I have a home VPN Server set up on a Debian box that chills behind an OpenWRT router, forwarding traffic for my devices and letting them have local access to all my home services. There are three peers currently in this VPN subnet and connect as follows:
-
Arch-Linux Laptop: Connects fine with modified MTU under NetworkManager.
-
Android Pixel 7: Connects great with the Android Wireguard app.
-
iOS iPhone 14: Only connects when on the local network but doesn’t forward internet requests. If on data, the handshakes don’t even make it to the router.
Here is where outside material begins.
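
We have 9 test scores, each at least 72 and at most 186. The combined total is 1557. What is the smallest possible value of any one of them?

To make one score as small as possible, make the other 8 as large as possible.
The other 8 can take up 8 × 186 = 1488 ≥ 1557 − 72, so one score can sit at its floor of 72.
Achievable: one at 72 and the other 8 totalling 1485, which fits since 8 × 72 ≤ 1485 ≤ 8 × 186.

72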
The settings on the iPhone are the same as the Android. From there I have tried:
-
Fiddling with the MTU
-
Specifying a DNS server
-
Using Passepartout(same results)
-
Changing the endpoint to use IPv6
-
Adding the VPN Server as one of the allowed IPs alongside
0.0.0.0/0, ::/0
I’ve run tcdump on both the server and the router and have noticed a couple things:
-
On home wifi, the iPhone is reachable by the server, pings and all.
-
On data, the router doesn’t show any traffic reaching the wan interface. Like the iPhone isn’t even routing the handshake properly.
-
If I resolve my home IP address on a browser in the iPhone, the Wireguard connection will resolve on data, but only temporarily.
It’s almost like Wireguard isn’t using the outgoing interface on the phone. I don’t know, I’m reaching the edge of what I could possibly do to troubleshoot the issue. I’m hoping someone can read this and point out some apt thing I haven’t considered.